The MCMC method and High Dimensional Expanders

Date: February 9, 2023
Time: 4:00 pm
Room: DBH 4011
Speaker: Shayan Oveis Gharan 
(University of Washington)
Abstract:

The field of spectral graph theory classically studies the first few eigenvalues of matrices associated to a graph and relates them to combinatorial properties of the graph and the behavior of the simple random walk on the graph. In particular, it is known that if the second (largest) eigenvalue of the transition probability matrix of a graph is bounded away from one, i.e., the graph is an expander, then the simple random walk “mixes” in time logarithmic in the size of the graph.

Over the last decade, researchers managed to extend these machineries to high dimensional simplicial complexes  and use them to analyze mixing time of Markov chains on exponentially largest state spaces.

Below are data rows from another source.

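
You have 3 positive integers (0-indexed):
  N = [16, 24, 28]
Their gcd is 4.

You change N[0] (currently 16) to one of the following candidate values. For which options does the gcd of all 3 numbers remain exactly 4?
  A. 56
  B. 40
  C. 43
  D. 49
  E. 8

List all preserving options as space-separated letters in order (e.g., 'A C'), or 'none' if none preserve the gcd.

Old gcd = 4; gcd of others (without N[0]) = 4
New gcd for candidate v: gcd(4, v). Preserves old gcd iff gcd(4, v) = 4.
  Option A: v=56, gcd(4,56)=4 -> preserves
  Option B: v=40, gcd(4,40)=4 -> preserves
  Option C: v=43, gcd(4,43)=1 -> changes
  Option D: v=49, gcd(4,49)=1 -> changes
  Option E: v=8, gcd(4,8)=4 -> preserves

Answer: A B E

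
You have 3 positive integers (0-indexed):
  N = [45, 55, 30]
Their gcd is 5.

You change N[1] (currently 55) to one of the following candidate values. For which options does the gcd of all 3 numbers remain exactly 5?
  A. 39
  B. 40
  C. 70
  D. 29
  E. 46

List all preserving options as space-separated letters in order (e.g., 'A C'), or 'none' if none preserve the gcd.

Answer: B C

Derivation:
Old gcd = 5; gcd of others (without N[1]) = 15
New gcd for candidate v: gcd(15, v). Preserves old gcd iff gcd(15, v) = 5.
  Option A: v=39, gcd(15,39)=3 -> changes
  Option B: v=40, gcd(15,40)=5 -> preserves
  Option C: v=70, gcd(15,70)=5 -> preserves
  Option D: v=29, gcd(15,29)=1 -> changes
  Option E: v=46, gcd(15,46)=1 -> changes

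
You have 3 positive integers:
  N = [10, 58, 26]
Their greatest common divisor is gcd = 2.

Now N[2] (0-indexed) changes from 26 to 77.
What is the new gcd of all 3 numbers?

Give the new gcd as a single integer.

Answer: 1

Derivation:
Numbers: [10, 58, 26], gcd = 2
Change: index 2, 26 -> 77
gcd of the OTHER numbers (without index 2): gcd([10, 58]) = 2
New gcd = gcd(g_others, new_val) = gcd(2, 77) = 1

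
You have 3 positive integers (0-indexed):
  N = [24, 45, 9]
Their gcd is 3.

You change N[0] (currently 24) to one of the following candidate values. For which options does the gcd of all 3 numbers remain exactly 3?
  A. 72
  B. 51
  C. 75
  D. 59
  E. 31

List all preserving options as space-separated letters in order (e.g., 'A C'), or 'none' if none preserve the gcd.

Answer: B C

Derivation:
Old gcd = 3; gcd of others (without N[0]) = 9
New gcd for candidate v: gcd(9, v). Preserves old gcd iff gcd(9, v) = 3.
  Option A: v=72, gcd(9,72)=9 -> changes
  Option B: v=51, gcd(9,51)=3 -> preserves
  Option C: v=75, gcd(9,75)=3 -> preserves
  Option D: v=59, gcd(9,59)=1 -> changes
  Option E: v=31, gcd(9,31)=1 -> changes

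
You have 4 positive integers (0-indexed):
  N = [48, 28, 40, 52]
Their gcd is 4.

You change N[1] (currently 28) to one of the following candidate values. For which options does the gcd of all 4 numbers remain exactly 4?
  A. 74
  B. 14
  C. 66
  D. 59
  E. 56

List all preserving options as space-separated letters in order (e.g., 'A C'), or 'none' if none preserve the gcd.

Old gcd = 4; gcd of others (without N[1]) = 4
New gcd for candidate v: gcd(4, v). Preserves old gcd iff gcd(4, v) = 4.
  Option A: v=74, gcd(4,74)=2 -> changes
  Option B: v=14, gcd(4,14)=2 -> changes
  Option C: v=66, gcd(4,66)=2 -> changes
  Option D: v=59, gcd(4,59)=1 -> changes
  Option E: v=56, gcd(4,56)=4 -> preserves

Answer: E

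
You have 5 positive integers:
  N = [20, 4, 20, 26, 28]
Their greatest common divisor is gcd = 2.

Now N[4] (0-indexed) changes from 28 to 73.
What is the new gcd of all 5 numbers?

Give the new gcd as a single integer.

Numbers: [20, 4, 20, 26, 28], gcd = 2
Change: index 4, 28 -> 73
gcd of the OTHER numbers (without index 4): gcd([20, 4, 20, 26]) = 2
New gcd = gcd(g_others, new_val) = gcd(2, 73) = 1

Answer: 1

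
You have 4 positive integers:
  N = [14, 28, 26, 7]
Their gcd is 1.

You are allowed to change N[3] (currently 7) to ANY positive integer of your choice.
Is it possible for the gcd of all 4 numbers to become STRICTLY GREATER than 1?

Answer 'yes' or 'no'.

Answer: yes

Derivation:
Current gcd = 1
gcd of all OTHER numbers (without N[3]=7): gcd([14, 28, 26]) = 2
The new gcd after any change is gcd(2, new_value).
This can be at most 2.
Since 2 > old gcd 1, the gcd CAN increase (e.g., set N[3] = 2).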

In this talk first I will give an overview of this connection and then I will explain a new machinery to prove that a high dimensional simplicial complex is an expander. For concrete applications, I will discuss how to use this technique to sample bases of a matroid or random edge colorings of a graph.

Bio:

Shayan Oveis Gharan is an associate professor in the Paul Allen School of Computer Science and Engineering at University of Washington. He received his PhD from Stanford University in 2013 advised by Amin Saberi and Luca Trevisan. Before joining UW he spent one and a half years as a postdoctoral Miller Fellow at UC Berkeley.

Shayan’s research exploits tools in Mathematics such as probability theory, theory of real stable and log-concave polynomials, and spectral graph theory to design and analyze algorithms for discrete objects.